Porsche hat in Zusammenarbeit mit Manthey-Racing einen weiteren Rekord auf der Nürburgring-Nordschleife aufgestellt. Der 700 PS (515 kW) starke Porsche GT2 RS MR umrundete die 20,6 Kilometer lange Nürburgring-Nordschleife in 6:40,3 Minuten – so schnell war zuvor noch kein straßenzugelassenes Fahrzeug in der „Grünen Hölle“. Am Steuer des von Porsche-Ingenieuren und Manthey-Racing-Experten speziell auf die Nordschleife abgestimmten Sportwagens saß Lars Kern, der Porsche-Testfahrer hatte im September 2017 im serienmäßigen Porsche 911 GT2 RS  schon einmal einen Rundenrekord aufgestellt.

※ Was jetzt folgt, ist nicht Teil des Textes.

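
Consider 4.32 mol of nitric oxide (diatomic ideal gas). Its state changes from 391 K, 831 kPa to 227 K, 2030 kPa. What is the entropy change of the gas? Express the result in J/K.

ΔS = -100 J/K

ΔS = nC_p ln(T₂/T₁) − nR ln(P₂/P₁), with C_p = 7R/2 = 29.1 J mol⁻¹ K⁻¹ for a diatomic ideal gas.
ΔS = 4.32 × [29.1 × ln(227/391) − 8.314 × ln(2030/831)] = -100 J/K.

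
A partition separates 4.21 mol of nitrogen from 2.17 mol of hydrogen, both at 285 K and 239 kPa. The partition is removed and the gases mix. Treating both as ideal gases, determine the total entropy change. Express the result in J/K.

ΔS_mix = 34 J/K

Mole fractions: x_A = 4.21/6.38 = 0.66, x_B = 0.34.
ΔS_mix = −R(n_A ln x_A + n_B ln x_B) = −8.314 × (4.21 ln 0.66 + 2.17 ln 0.34) = 34 J/K.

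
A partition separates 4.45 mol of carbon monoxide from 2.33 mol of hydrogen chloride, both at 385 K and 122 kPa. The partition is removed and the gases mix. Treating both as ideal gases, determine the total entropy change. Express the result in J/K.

ΔS_mix = 36.3 J/K

Mole fractions: x_A = 4.45/6.78 = 0.656, x_B = 0.344.
ΔS_mix = −R(n_A ln x_A + n_B ln x_B) = −8.314 × (4.45 ln 0.656 + 2.33 ln 0.344) = 36.3 J/K.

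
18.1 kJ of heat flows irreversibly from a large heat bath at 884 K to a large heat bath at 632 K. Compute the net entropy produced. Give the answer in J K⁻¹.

ΔS_hot = −Q/T_H = −18100/884 = -20.48 J/K and ΔS_cold = +Q/T_C = 18100/632 = 28.64 J/K.
ΔS_total = -20.48 + 28.64 = 8.16 J/K, positive as the second law requires.

ΔS_total = 8.16 J/K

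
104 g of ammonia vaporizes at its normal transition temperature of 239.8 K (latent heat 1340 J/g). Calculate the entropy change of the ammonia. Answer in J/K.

ΔS = 581 J/K

Heat absorbed by the substance: Q = mL = 104 × 1340 = 139360 J.
At constant T, ΔS = Q_rev/T = 139360 / 239.8 = 581 J/K.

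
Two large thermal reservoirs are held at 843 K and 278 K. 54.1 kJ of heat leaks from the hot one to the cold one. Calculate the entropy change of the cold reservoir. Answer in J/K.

ΔS_cold = 195 J/K

The cold reservoir gains heat Q, so ΔS_cold = +Q/T_C = 54100/278 = 195 J/K.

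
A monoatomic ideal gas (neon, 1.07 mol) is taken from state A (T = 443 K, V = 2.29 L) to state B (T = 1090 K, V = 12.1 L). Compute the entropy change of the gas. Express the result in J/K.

Entropy is a state function: ΔS = nC_V ln(T₂/T₁) + nR ln(V₂/V₁), with C_V = 3R/2 = 12.47 J mol⁻¹ K⁻¹ for a monoatomic ideal gas.
ΔS = 1.07 × [12.47 × ln(1090/443) + 8.314 × ln(12.1/2.29)] = 26.8 J/K.

ΔS = 26.8 J/K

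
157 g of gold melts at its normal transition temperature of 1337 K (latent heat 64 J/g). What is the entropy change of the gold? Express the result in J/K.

Heat absorbed by the substance: Q = mL = 157 × 64 = 10048 J.
At constant T, ΔS = Q_rev/T = 10048 / 1337 = 7.52 J/K.

ΔS = 7.52 J/K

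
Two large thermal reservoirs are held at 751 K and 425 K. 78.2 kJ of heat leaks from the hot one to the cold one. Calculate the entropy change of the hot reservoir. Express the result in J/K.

ΔS_hot = -104 J/K

The hot reservoir loses heat Q, so ΔS_hot = −Q/T_H = −78200/751 = -104 J/K.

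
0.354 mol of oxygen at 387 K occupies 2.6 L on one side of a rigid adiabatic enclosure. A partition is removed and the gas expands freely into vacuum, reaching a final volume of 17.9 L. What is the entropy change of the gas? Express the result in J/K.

ΔS_gas = 5.68 J/K

No heat is exchanged and no work is done, so the ideal-gas temperature stays constant.
Entropy is a state function; using a reversible isothermal path, ΔS_gas = nR ln(V₂/V₁) = 0.354 × 8.314 × ln(17.9/2.6) = 5.68 J/K.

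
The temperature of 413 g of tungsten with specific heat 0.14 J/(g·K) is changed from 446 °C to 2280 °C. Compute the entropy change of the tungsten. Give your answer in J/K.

In kelvin: T₁ = 719.15 K, T₂ = 2553.15 K. ΔS = ∫dQ_rev/T = m c ln(T₂/T₁) = 413 × 0.14 × ln(2553.15/719.15) = 73.3 J/K.

ΔS = 73.3 J/K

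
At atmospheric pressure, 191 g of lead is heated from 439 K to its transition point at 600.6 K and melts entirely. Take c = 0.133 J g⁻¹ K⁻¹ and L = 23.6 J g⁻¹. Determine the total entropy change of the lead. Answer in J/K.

Warming step: ΔS₁ = m c ln(T_tr/T_i) = 191 × 0.133 × ln(600.6/439) = 7.962 J/K.
Phase change: ΔS₂ = +mL/T_tr = 191 × 23.6 / 600.6 = 7.505 J/K.
ΔS_total = (7.962) + (7.505) = 15.5 J/K.

ΔS = 15.5 J/K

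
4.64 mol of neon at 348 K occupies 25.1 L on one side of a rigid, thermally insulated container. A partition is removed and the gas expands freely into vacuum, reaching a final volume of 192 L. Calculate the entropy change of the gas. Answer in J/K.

No heat is exchanged and no work is done, so the ideal-gas temperature stays constant.
Entropy is a state function; using a reversible isothermal path, ΔS_gas = nR ln(V₂/V₁) = 4.64 × 8.314 × ln(192/25.1) = 78.5 J/K.

ΔS_gas = 78.5 J/K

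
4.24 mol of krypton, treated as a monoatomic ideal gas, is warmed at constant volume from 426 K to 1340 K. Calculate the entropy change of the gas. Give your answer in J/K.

ΔS = 60.6 J/K

At constant volume, ΔS = nC_V ln(T₂/T₁) with C_V = 3R/2 = 12.47 J mol⁻¹ K⁻¹.
ΔS = 4.24 × 12.47 × ln(1340/426) = 60.6 J/K.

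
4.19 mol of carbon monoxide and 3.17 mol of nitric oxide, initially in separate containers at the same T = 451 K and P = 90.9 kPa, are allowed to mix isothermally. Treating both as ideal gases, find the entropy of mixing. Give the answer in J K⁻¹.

ΔS_mix = 41.8 J/K

Mole fractions: x_A = 4.19/7.36 = 0.569, x_B = 0.431.
ΔS_mix = −R(n_A ln x_A + n_B ln x_B) = −8.314 × (4.19 ln 0.569 + 3.17 ln 0.431) = 41.8 J/K.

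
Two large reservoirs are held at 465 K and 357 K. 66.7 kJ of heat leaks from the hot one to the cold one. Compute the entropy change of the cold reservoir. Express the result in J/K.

ΔS_cold = 187 J/K

The cold reservoir gains heat Q, so ΔS_cold = +Q/T_C = 66700/357 = 187 J/K.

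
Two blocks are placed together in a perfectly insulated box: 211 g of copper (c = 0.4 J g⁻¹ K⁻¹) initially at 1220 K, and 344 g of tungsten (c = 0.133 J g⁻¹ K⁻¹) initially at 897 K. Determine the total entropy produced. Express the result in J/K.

ΔS_total = 1.36 J/K

Energy balance: T_f = (m₁c₁T₁ + m₂c₂T₂)/(m₁c₁ + m₂c₂) = 1106.5 K.
ΔS₁ = m₁c₁ ln(T_f/T₁) = 84.4 × ln(1106.5/1220) = -8.245 J/K.
ΔS₂ = m₂c₂ ln(T_f/T₂) = 45.752 × ln(1106.5/897) = 9.602 J/K.
ΔS_total = -8.245 + 9.602 = 1.36 J/K.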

„Wir haben den ganzen Tag das Wetter beobachtet und genau überlegt, ob eine solche Fahrt überhaupt möglich ist. Bei Regen oder auch nur leicht feuchter Strecke wären wir niemals ein Risiko eingegangen“, sagt Dr. Frank-Steffen Walliser, Leiter Motorsport und GT Fahrzeuge. Der Porsche 911 GT2 RS war mit dem neuen Performance Kit von Manthey-Racing ausgestattet, ergänzt um eine auf die Streckencharakteristik der Nürburgring-Nordschleife zugeschnittene Gesamtabstimmung. „Wir wollten im Rahmen dieser Versuchsfahrt einfach noch einmal eine Potenzialabschätzung machen. Das Ergebnis kann sich mehr als sehen lassen. Es ist wirklich eine Fabelzeit. Das zeigt einmal mehr ganz deutlich, welche Möglichkeiten in diesem Sportwagen stecken.“

Der Porsche GT2 RS war 2017 als bislang stärkster und schnellster 911 aller Zeiten auf den Markt gekommen. In den zurückliegenden Monaten nutzten die Porsche-Ingenieure ihr Know-how aus der Entwicklung der beiden Rennfahrzeuge 911 RSR und 911 GT3 R sowie aus zahlreichen erfolgreichen Renneinsätzen von Manthey-Racing auf der Nürburgring-Nordschleife. Die gezielten Modifikationen umfassten unter anderem die Bereiche Fahrwerk und Aerodynamik. Allerdings konzentrierten sich die Techniker stets auf die Straßentauglichkeit.

Bei herbstlichen, aber trockenen Bedingungen setzte Lars Kern das große Potenzial des Porsche 911 GT2 RS MR bei seiner Rekordfahrt unter den Augen eines Notars optimal um. Im 911er Rekordfahrzeug wurde aus Sicherheitsgründen ein Schalensitz aus dem Rennsport eingesetzt. Diese Veränderung brachte keinen Gewichtsvorteil.